Si vous croyez que l’opéra c’est pour les vieux, et que la science-fiction, c’est juste des lasers et des vaisseaux spatiaux, Le Cinquième Élément de Luc Besson est là pour vous clouer le bec, et avec style. Au milieu d’un film déjà complètement barré (au sens noble, hein), il y a une scène qui surpasse tout le reste : le concert de la diva Plavalaguna.

Ce film, c’est un délire visuel. Une explosion de couleurs, de costumes signés Jean-Paul Gaultier, des créatures venues d’ailleurs. C’est un film qui part dans tous les sens, mais au fond de tout ça, son cœur, son âme, c’est une scène musicale. Un récital d’opéra donné par une diva extraterrestre bleue.

Sur le papier, c’est un peu un coup de folie. Placer un grand air d’opéra au milieu d’un blockbuster de science-fiction, c’est risqué. Mais la scène du « Diva Dance » est bien plus qu’une pause dans l’action. C’est une fusion parfaite entre la grâce et la violence, le classique et le futuriste. Et je crois que cette scène, c’est la clé pour comprendre tout le film.

Des méchants et des gentils

L’histoire, pas de fioritures : tous les 5000 ans, un Mal absolu menace l’univers. La seule chose capable de l’arrêter ? Une arme suprême composée de cinq éléments : quatre pierres représentant l’eau, la terre, le feu et l’air, et un cinquième élément, parfait, un être suprême.

Bienvenue au 23e siècle. Le Mal est de retour. L’armée recrée le cinquième élément à partir d’un fragment d’ADN. Ça donne Leeloo, une jeune femme surhumaine, jouée par Milla Jovovich. Elle s’échappe et tombe, littéralement, dans le taxi de Korben Dallas (Bruce Willis), un ancien militaire devenu chauffeur de taxi cynique et fauché.

Leur mission, s’ils l’acceptent (et spoiler alert, ils n’ont pas trop le choix) : retrouver les quatre pierres manquantes. Elles sont planquées… dans le corps de la diva Plavalaguna. Ils doivent la rejoindre sur une planète-croisière de luxe. Mais attention, ils ne sont pas seuls. Le terrible Zorg (Gary Oldman) et une bande de mercenaires extraterrestres, les Mangalores, sont aussi dans la course.

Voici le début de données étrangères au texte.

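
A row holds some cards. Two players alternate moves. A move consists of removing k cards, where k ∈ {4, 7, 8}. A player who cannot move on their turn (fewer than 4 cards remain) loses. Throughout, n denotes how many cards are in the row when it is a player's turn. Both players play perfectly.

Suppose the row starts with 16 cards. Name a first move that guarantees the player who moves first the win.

Compute win/loss labels from the base case upward. A position with no move is L. Any other position is W if it can reach an L in one move, else L.
n=0: no move → L
n=1: no move → L
n=2: no move → L
n=3: no move → L
n=4: can move to 0, which is L ⇒ W
n=5: can move to 1, which is L ⇒ W
n=6: can move to 2, which is L ⇒ W
n=7: can move to 3, which is L ⇒ W
n=8: can move to 1, which is L ⇒ W
n=9: can move to 2, which is L ⇒ W
n=10: can move to 3, which is L ⇒ W
n=11: can move to 3, which is L ⇒ W
n=12: moves to 8(W), 5(W), 4(W); every one is W ⇒ L
n=13: moves to 9(W), 6(W), 5(W); every one is W ⇒ L
n=14: moves to 10(W), 7(W), 6(W); every one is W ⇒ L
n=15: moves to 11(W), 8(W), 7(W); every one is W ⇒ L
n=16: can move to 12, which is L ⇒ W
From 16, the L positions reachable in one move are: 12.

Remove 4, leaving 12.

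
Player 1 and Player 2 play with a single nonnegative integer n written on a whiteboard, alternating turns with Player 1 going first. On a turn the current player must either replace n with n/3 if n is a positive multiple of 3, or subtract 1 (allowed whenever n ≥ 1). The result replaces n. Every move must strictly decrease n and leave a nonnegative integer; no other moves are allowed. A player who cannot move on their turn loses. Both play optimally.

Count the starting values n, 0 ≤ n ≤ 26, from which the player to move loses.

13

Build the W/L table. Terminal = L. A non-terminal position is W if it has a move to some L; otherwise it is L.
n=0: no move → L
n=1: can move to 0, which is L ⇒ W
n=2: the only move is to 1(W), a W ⇒ L
n=3: can move to 2, which is L ⇒ W
n=4: the only move is to 3(W), a W ⇒ L
n=5: can move to 4, which is L ⇒ W
n=6: can move to 2, which is L ⇒ W
n=7: the only move is to 6(W), a W ⇒ L
n=8: can move to 7, which is L ⇒ W
n=9: moves to 3(W), 8(W); every one is W ⇒ L
n=10: can move to 9, which is L ⇒ W
n=11: the only move is to 10(W), a W ⇒ L
n=12: can move to 4, which is L ⇒ W
n=13: the only move is to 12(W), a W ⇒ L
n=14: can move to 13, which is L ⇒ W
n=15: moves to 5(W), 14(W); every one is W ⇒ L
n=16: can move to 15, which is L ⇒ W
n=17: the only move is to 16(W), a W ⇒ L
n=18: can move to 17, which is L ⇒ W
n=19: the only move is to 18(W), a W ⇒ L
n=20: can move to 19, which is L ⇒ W
n=21: can move to 7, which is L ⇒ W
n=22: the only move is to 21(W), a W ⇒ L
n=23: can move to 22, which is L ⇒ W
n=24: moves to 8(W), 23(W); every one is W ⇒ L
n=25: can move to 24, which is L ⇒ W
n=26: the only move is to 25(W), a W ⇒ L
L entries with 0 ≤ n ≤ 26: n = 0, 2, 4, 7, 9, 11, 13, 15, 17, 19, 22, 24, 26; that makes 13.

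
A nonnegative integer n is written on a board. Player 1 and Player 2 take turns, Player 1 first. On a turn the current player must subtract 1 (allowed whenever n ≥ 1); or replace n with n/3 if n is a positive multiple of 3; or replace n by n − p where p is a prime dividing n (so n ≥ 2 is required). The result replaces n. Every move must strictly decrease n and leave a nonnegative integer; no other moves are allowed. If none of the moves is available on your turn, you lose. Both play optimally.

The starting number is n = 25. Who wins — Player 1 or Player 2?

Player 2 wins.

Compute win/loss labels from the base case upward. A position with no move is L. Any other position is W if it can reach an L in one move, else L.
n=0: no move → L
n=1: can move to 0, which is L ⇒ W
n=2: can move to 0, which is L ⇒ W
n=3: can move to 0, which is L ⇒ W
n=4: moves to 2(W), 3(W); every one is W ⇒ L
n=5: can move to 0, which is L ⇒ W
n=6: can move to 4, which is L ⇒ W
n=7: can move to 0, which is L ⇒ W
n=8: moves to 6(W), 7(W); every one is W ⇒ L
n=9: can move to 8, which is L ⇒ W
n=10: can move to 8, which is L ⇒ W
n=11: can move to 0, which is L ⇒ W
n=12: can move to 4, which is L ⇒ W
n=13: can move to 0, which is L ⇒ W
n=14: moves to 7(W), 12(W), 13(W); every one is W ⇒ L
n=15: can move to 14, which is L ⇒ W
n=16: can move to 14, which is L ⇒ W
n=17: can move to 0, which is L ⇒ W
n=18: moves to 6(W), 15(W), 16(W), 17(W); every one is W ⇒ L
n=19: can move to 0, which is L ⇒ W
n=20: can move to 18, which is L ⇒ W
n=21: can move to 14, which is L ⇒ W
n=22: moves to 11(W), 20(W), 21(W); every one is W ⇒ L
n=23: can move to 0, which is L ⇒ W
n=24: can move to 8, which is L ⇒ W
n=25: moves to 20(W), 24(W); every one is W ⇒ L
Every move from 25 reaches a W position, so the mover loses.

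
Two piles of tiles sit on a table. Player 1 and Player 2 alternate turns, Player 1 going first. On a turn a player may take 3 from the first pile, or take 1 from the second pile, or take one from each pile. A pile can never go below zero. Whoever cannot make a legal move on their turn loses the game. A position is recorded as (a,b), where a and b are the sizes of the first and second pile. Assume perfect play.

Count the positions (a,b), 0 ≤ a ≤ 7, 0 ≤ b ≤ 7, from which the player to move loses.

26

Build the W/L table. Terminal = L. A non-terminal position is W if it has a move to some L; otherwise it is L.
Every move lowers a or b (never raises either), so fill the grid row by row in increasing a, and left to right within a row: each cell's successors are then already labelled.
      b=0  b=1  b=2  b=3  b=4  b=5  b=6  b=7
a=0:    L    W    L    W    L    W    L    W
a=1:    L    W    L    W    L    W    L    W
a=2:    L    W    L    W    L    W    L    W
a=3:    W    W    W    W    W    W    W    W
a=4:    W    L    W    L    W    L    W    L
a=5:    W    L    W    L    W    L    W    L
a=6:    L    W    W    L    W    L    W    L
a=7:    L    W    L    W    W    W    W    W
Cells with no legal move (terminal, hence L): (0,0), (1,0), (2,0).
The remaining L cells, each justified by listing all of its moves:
(0,2): →(0,1)(W) only, which is W, so L
(0,4): →(0,3)(W) only, which is W, so L
(0,6): →(0,5)(W) only, which is W, so L
(1,2): →(1,1)(W), (0,1)(W) — all W, so L
(1,4): →(1,3)(W), (0,3)(W) — all W, so L
(1,6): →(1,5)(W), (0,5)(W) — all W, so L
(2,2): →(2,1)(W), (1,1)(W) — all W, so L
(2,4): →(2,3)(W), (1,3)(W) — all W, so L
(2,6): →(2,5)(W), (1,5)(W) — all W, so L
(4,1): →(1,1)(W), (4,0)(W), (3,0)(W) — all W, so L
(4,3): →(1,3)(W), (4,2)(W), (3,2)(W) — all W, so L
(4,5): →(1,5)(W), (4,4)(W), (3,4)(W) — all W, so L
(4,7): →(1,7)(W), (4,6)(W), (3,6)(W) — all W, so L
(5,1): →(2,1)(W), (5,0)(W), (4,0)(W) — all W, so L
(5,3): →(2,3)(W), (5,2)(W), (4,2)(W) — all W, so L
(5,5): →(2,5)(W), (5,4)(W), (4,4)(W) — all W, so L
(5,7): →(2,7)(W), (5,6)(W), (4,6)(W) — all W, so L
(6,0): →(3,0)(W) only, which is W, so L
(6,3): →(3,3)(W), (6,2)(W), (5,2)(W) — all W, so L
(6,5): →(3,5)(W), (6,4)(W), (5,4)(W) — all W, so L
(6,7): →(3,7)(W), (6,6)(W), (5,6)(W) — all W, so L
(7,0): →(4,0)(W) only, which is W, so L
(7,2): →(4,2)(W), (7,1)(W), (6,1)(W) — all W, so L
Every other cell has at least one move into one of the L cells above, so it is W.
L cells per row: a=0: 4, a=1: 4, a=2: 4, a=3: 0, a=4: 4, a=5: 4, a=6: 4, a=7: 2; total 26.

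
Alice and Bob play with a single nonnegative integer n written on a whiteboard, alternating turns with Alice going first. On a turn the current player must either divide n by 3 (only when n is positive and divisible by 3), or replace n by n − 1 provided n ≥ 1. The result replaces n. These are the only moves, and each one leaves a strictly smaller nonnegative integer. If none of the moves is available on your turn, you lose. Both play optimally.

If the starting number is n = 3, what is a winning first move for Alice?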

Le Pourquoi : Créer un Son Inhumain

Pour cette scène clé, Luc Besson et son compositeur attitré, Éric Serra, ne voulaient pas juste un air d’opéra. Ils voulaient créer quelque chose de familier et en même temps totalement extraterrestre. La première partie du morceau est donc un air classique bien réel : un extrait de Lucia di Lammermoor de Donizetti. C’est la partie qui nous ancre dans quelque chose de beau, d’émouvant, de… humain.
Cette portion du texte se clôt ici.